I'm thinking of a workaround by using the index of the current node to grab the letter I need. So I'm returning "Letters" 9 times, to grab one letter for each, 1 at a time.

I know this is a strange request, so I'll really appreciate any help...

UPDATE: The issue was resolved, but had to use a workaround as obviously this cannot be done using solely with XPATH. Thanks to all for the suggestions and advice. Answer to Jakrabbit for close-enough solution with what strange information I supplied.

2
What is processing the XPath? Typically you have XSLT or a programming language at your disposal. - Mark Thomas
Hi Mark- I do not have access to the handling program for this, all I see is the XML, and have to write sufficient XPath based on what the system is requiring. In this case, the xml is storing the data I need as a string of letters, and I need to give the letters one by one. So, it must be done in XPath and not the handler, if possible. Thanks for the response! - JWiley

2 Answers

1
votes

You could use something like:

fn:tokenize(Column[@Name="Letters"]/text(), ', ')

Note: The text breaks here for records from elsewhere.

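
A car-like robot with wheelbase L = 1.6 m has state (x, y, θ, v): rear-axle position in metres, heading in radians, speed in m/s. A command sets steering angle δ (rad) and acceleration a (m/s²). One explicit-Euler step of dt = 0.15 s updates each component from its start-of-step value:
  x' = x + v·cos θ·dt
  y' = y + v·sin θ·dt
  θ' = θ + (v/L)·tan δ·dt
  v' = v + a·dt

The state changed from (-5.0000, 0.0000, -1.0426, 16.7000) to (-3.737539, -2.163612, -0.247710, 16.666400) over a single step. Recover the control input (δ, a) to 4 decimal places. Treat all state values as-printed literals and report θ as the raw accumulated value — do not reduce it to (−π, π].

δ = 0.4698, a = -0.2240

a = (v'−v)/dt = (-0.033600)/0.15 = -0.2240
Δθ = θ'−θ = 0.794890;  (v·dt/L) = 16.7000·0.15/1.6 = 1.565625
tan δ = Δθ·L/(v·dt) = 0.507714  →  δ = 0.4698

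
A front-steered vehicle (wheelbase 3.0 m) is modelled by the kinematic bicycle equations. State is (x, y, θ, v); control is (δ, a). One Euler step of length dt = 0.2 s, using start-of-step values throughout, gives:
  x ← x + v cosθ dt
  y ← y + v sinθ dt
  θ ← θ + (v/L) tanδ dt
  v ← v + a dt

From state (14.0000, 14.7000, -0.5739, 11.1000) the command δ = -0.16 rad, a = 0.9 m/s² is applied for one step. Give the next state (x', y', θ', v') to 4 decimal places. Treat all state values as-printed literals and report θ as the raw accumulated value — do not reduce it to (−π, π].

(15.8643, 13.4947, -0.6933, 11.2800)

x' = 14.0000 + 11.1000·cos(-0.5739)·0.2 = 15.8643
y' = 14.7000 + 11.1000·sin(-0.5739)·0.2 = 13.4947
θ' = -0.5739 + (11.1000/3.0)·tan(-0.16)·0.2 = -0.6933
v' = 11.1000 + 0.9000·0.2 = 11.2800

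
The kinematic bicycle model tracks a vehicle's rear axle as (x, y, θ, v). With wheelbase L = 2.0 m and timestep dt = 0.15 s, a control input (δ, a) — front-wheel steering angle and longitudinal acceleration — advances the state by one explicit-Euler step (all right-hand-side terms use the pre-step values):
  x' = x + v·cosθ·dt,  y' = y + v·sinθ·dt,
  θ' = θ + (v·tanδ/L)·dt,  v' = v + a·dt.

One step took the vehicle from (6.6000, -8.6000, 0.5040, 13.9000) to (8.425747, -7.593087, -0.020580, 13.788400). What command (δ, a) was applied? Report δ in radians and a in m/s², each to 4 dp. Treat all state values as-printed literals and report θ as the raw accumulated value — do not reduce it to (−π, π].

a = (v'−v)/dt = (-0.111600)/0.15 = -0.7440
Δθ = θ'−θ = -0.524580;  (v·dt/L) = 13.9000·0.15/2.0 = 1.042500
tan δ = Δθ·L/(v·dt) = -0.503194  →  δ = -0.4662

δ = -0.4662, a = -0.7440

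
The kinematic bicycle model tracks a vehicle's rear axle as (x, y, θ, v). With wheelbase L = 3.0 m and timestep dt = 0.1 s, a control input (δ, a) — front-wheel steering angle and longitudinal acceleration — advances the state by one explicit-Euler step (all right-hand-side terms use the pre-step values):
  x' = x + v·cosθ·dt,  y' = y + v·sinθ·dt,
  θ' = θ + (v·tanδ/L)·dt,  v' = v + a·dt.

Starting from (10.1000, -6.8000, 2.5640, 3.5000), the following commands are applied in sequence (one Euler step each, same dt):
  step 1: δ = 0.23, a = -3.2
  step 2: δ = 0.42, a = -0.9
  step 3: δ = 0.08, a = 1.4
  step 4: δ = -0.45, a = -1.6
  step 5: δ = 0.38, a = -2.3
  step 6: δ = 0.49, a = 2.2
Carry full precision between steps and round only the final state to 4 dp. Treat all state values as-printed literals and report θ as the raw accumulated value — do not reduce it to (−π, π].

after step 1 (δ=0.23, a=-3.2): (9.806777, -6.608897, 2.591317, 3.180000)
after step 2 (δ=0.42, a=-0.9): (9.535720, -6.442608, 2.638653, 3.090000)
after step 3 (δ=0.08, a=1.4): (9.264984, -6.293669, 2.646911, 3.230000)
after step 4 (δ=-0.45, a=-1.6): (8.980705, -6.140324, 2.594902, 3.070000)
after step 5 (δ=0.38, a=-2.3): (8.718450, -5.980726, 2.635775, 2.840000)
after step 6 (δ=0.49, a=2.2): (8.470013, -5.843122, 2.686269, 3.060000)

(8.4700, -5.8431, 2.6863, 3.0600)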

that would give you a nodeset of the letters. Then you could access it via an index var.

fn:tokenize(Column[@Name="Letters"]/text(), ', ')[i]

http://www.w3.org/TR/xpath-functions/#func-tokenize

Update: I think this would do the same thing in XPath 1.0 as long as there are no other delimiter characters and the result are actually letters (1 char long)

substring(translate(/Column[@Name="Letters"]/text(), ', ', ''), i, 1)
0
votes

XPath selects existing nodes, it does not create any new ones. Thus whether it is XPath 1.0 or 2.0 does not even matter, if you want to create a list of new nodes containing the letters you can't do that with XPath alone, you need a host language like XSLT or XQuery to create new nodes.